Elena of Grandia II is this. She wields a staff, does little in direct combat, has holy-themed magical powers, and is used mostly for healing spells. In fact, true to form, she shares a body with a Dark Magical Girl in the form of the Wings of Valmar.
Alice Elliot in the first Shadow Hearts game. She is gentle and demure, softening Yuri's harsher side. In combat, she uses a book and is the primary healer. She is also an exorcist to emphasize her holy powers.
Shana from The Legend of Dragoon, who wields a bow and is also a Mysterious Waif. Unlike the other playable characters, her dragoon form has a heavy emphasis on healing magic. Miranda later gains the same skillset and weapon, but her personality is too assertive to quite fit.
Fall-From-Grace in Planescape: Torment has the femininity, the nurturing personality and is the only healer found in the game; she only has about one offensive spell and is firmly a support character.
Shiho from Valkyrie Profile is the closest to fit the archetype. When she joins your party, she knows a large variety of healing and defensive magic, but no attack spells.

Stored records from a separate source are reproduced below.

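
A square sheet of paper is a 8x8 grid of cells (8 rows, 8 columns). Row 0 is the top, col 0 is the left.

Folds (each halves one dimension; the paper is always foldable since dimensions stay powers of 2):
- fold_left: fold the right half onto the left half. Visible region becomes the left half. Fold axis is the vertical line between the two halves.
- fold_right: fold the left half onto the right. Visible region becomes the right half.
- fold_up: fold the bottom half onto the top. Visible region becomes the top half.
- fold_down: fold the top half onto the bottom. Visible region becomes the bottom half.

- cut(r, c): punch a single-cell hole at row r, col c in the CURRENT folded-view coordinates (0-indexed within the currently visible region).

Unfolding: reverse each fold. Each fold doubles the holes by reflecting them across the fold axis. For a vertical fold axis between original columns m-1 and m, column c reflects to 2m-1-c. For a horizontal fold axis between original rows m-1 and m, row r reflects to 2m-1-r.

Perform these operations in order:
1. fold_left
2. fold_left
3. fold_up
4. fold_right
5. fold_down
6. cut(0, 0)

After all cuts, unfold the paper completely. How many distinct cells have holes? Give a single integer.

Op 1 fold_left: fold axis v@4; visible region now rows[0,8) x cols[0,4) = 8x4
Op 2 fold_left: fold axis v@2; visible region now rows[0,8) x cols[0,2) = 8x2
Op 3 fold_up: fold axis h@4; visible region now rows[0,4) x cols[0,2) = 4x2
Op 4 fold_right: fold axis v@1; visible region now rows[0,4) x cols[1,2) = 4x1
Op 5 fold_down: fold axis h@2; visible region now rows[2,4) x cols[1,2) = 2x1
Op 6 cut(0, 0): punch at orig (2,1); cuts so far [(2, 1)]; region rows[2,4) x cols[1,2) = 2x1
Unfold 1 (reflect across h@2): 2 holes -> [(1, 1), (2, 1)]
Unfold 2 (reflect across v@1): 4 holes -> [(1, 0), (1, 1), (2, 0), (2, 1)]
Unfold 3 (reflect across h@4): 8 holes -> [(1, 0), (1, 1), (2, 0), (2, 1), (5, 0), (5, 1), (6, 0), (6, 1)]
Unfold 4 (reflect across v@2): 16 holes -> [(1, 0), (1, 1), (1, 2), (1, 3), (2, 0), (2, 1), (2, 2), (2, 3), (5, 0), (5, 1), (5, 2), (5, 3), (6, 0), (6, 1), (6, 2), (6, 3)]
Unfold 5 (reflect across v@4): 32 holes -> [(1, 0), (1, 1), (1, 2), (1, 3), (1, 4), (1, 5), (1, 6), (1, 7), (2, 0), (2, 1), (2, 2), (2, 3), (2, 4), (2, 5), (2, 6), (2, 7), (5, 0), (5, 1), (5, 2), (5, 3), (5, 4), (5, 5), (5, 6), (5, 7), (6, 0), (6, 1), (6, 2), (6, 3), (6, 4), (6, 5), (6, 6), (6, 7)]

Answer: 32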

Rosea in Valkyrie Profile Covenant Of The Plume seems at first like a very generic example of the type, contrasted with the sadomasochistic fire mage Lieselotte. However, each of them blames the other for the murder that got them both exiled. In the neutral path, Lieselotte kills Rosea, speaking afterwards of how it was a fitting punishment for a murderer and a hypocrite. In the evil path, Rosea kills Lieselotte, sacrificing her innocence and becoming a fitting companion for your Villain Protagonist. In the good path, they both kill each other—and only in that path do you find out that neither of them committed the original murder!
Wynne from Dragon Age: Origins is an rare elderly example of this archetype, being around sixty when she first meets the Warden. Once she joins the group she quickly falls into the role of the resident Healer, frequently is shown to offer kind words of wisdom to various characters and becomes the unofficial Team Mom of the group. Aside from Morrigan, its clear that no-one has a bad thing to say about her. The other healing mages you encounter throughout the series are all men, but do not share Wynne's nurturing, maternal nature.
Utawarerumono has Eruru, who in the game serves as a healer during battles and in the anime adaptation still goes to battles and... apparently just watches without ever getting attacked really.
Kloe from Trails In The Sky — her orbment configuration is one line of mostly blue, meaning a high magic pool with healing and support skills. She also wields a rapier. Even her S-Crafts often involve healing.
Golden Sun has Mia, who plays this trope as straight as possible. Girl with long hair, wears feminine cloting? Check. Heals people, uses a staff? Double check. Has as her main (if not only) personality trait being caring and compassionate? Jackpot.
Goldmoon, from the Dragonlance series, is a prototypical example of this, the bearer of a powerful magical staff who sought to inspire the people to a return to faith in the gods. She is the High Priestess of her people. Goldmoon is a nurturing being and an encouraging and persuasive speaker. Her attire, however, is atypical, as she is a barbarian noble and cleric.